Patrick Bradshaw, a local engineer hired by O’Nesti to help with the plans, said the land-use plan concessions would make the idea of redeveloping a less-than-desirable site “more palatable.” Bradshaw said the cost of complying with the land-use plan is a deterrent to the developers.

Bradshaw said the cost of demolishing the factory was already a huge expense, not to mention the contamination, and as a result the developers needed a break on the land-use plan.

An audience member disputed that notion, however. The developers will get significant state and local tax breaks for the first five years of the development because of its Brownfield status, Roscoe Wells said. Tax breaks in the first year alone will be 90 percent. Those tax breaks will provide all the incentive the developers need.

O’Nesti said the constraints of developing a Brownfield site necessitated the request for variances from the land-use plan.

“We recognize what you are after here,” O’Nesti said of the town’s land-use plan. “What we also want you to recognize is we have a Brownfield’s program with a lot of considerations that go with it.”

Dixon said the public does not have enough information to weigh the validity of O’Nesti’s claim. The public doesn’t know how much the demolition will cost, how much the construction will cost, how much the developers will make or the projected revenue of the corporations that locate here.

“We don’t know if our ordinance is a disincentive to developing this site,” Dixon said. “We don’t know how much they are putting into it and getting out of it.”

Margaret Osondu, the owner of Osondu bookstore, said it is not worth selling out the town’s vision in the long run. Osondu said Waynesville is a growing, desirable community and another developer will come along that wants to invest in the community if this one doesn’t.

“If it is not this one, then it can be another one,” Osondu said. “Someone will want to work with us, and I encourage you not to give up our standards.”

The site has been under contract by O’Nesti for more than two years, making it difficult to know the potential interest in the site by other retail developers.
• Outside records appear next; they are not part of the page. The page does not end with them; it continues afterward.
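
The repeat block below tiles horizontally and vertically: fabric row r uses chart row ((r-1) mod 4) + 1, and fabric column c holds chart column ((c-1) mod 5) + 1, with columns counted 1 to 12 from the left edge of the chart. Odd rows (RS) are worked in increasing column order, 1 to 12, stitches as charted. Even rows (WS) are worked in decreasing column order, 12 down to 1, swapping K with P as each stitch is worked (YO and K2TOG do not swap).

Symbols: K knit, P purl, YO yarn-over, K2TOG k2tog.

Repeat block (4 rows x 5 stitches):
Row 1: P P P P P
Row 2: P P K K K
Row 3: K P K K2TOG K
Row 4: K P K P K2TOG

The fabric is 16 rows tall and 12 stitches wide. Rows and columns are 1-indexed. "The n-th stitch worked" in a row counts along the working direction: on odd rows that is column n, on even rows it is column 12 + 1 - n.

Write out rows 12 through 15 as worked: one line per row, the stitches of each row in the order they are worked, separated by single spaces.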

Town staff said they do not know which of the requests are deal breakers if O’Nesti doesn’t get them.

“As far as I know, they haven’t threatened to take their marbles and go home,” said Byron Hickox, a town code enforcer who has been involved in some of the discussion with O’Nesti. “They are saying this is what we want.”
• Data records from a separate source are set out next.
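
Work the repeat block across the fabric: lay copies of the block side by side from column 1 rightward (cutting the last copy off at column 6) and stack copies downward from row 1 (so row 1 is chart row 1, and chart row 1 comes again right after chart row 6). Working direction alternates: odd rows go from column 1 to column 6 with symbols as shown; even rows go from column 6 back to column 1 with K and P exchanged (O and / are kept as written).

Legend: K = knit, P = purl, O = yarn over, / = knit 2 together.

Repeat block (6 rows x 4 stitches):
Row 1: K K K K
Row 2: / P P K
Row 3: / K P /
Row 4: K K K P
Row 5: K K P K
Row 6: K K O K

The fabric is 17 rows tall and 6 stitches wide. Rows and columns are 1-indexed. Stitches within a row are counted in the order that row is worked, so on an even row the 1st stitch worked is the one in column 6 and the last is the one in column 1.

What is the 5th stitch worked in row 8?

Row 8 uses chart row ((8-1) mod 6)+1 = 2. Row 8 is even, so WS.
Chart row 2 tiled across columns 1-6: / P P K / P
WS: work from column 6 back to column 1 (reverse the tiled row), swapping K<->P (O and / unchanged).
Row 8 as worked: K / P K K /
Stitch 5 in working order -> K

== STITCH ==
K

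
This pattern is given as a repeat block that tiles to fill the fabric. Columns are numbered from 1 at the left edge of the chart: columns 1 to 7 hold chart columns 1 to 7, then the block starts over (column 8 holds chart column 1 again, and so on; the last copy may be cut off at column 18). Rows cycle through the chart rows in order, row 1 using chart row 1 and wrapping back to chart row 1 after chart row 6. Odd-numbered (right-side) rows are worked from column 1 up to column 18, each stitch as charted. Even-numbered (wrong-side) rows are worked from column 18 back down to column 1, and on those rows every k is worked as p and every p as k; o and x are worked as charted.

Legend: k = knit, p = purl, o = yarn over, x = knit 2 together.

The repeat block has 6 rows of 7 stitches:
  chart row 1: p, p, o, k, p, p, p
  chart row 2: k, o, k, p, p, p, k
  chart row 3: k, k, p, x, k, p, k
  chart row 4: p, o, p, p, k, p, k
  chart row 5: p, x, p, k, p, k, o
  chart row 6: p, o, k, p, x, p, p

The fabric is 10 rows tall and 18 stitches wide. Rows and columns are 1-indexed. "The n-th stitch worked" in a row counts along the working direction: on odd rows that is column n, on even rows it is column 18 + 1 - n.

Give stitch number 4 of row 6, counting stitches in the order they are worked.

Stitch:
k

Derivation:
Row 6 uses chart row ((6-1) mod 6)+1 = 6. Row 6 is even, so WS.
Chart row 6 tiled across columns 1-18: p o k p x p p p o k p x p p p o k p
WS row: flip the tiled sequence (start at column 18) and apply k<->p; o and x stay.
Row 6 as worked: k p o k k k x k p o k k k x k p o k
Stitch 4 in working order -> k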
Town Manager Lee Galloway said he also does not know which of the exemptions are deal breakers and whether O’Nesti would walk away from the project if he doesn’t get them. Whether Home Depot and Wal-Mart won’t come to Waynesville unless they can have a 25-foot sign on South Main Street, or whether the idea of attractive building facades is too much for the developers to bear will be hashed out at a work session between the town planning board and town board of aldermen on Aug. 1.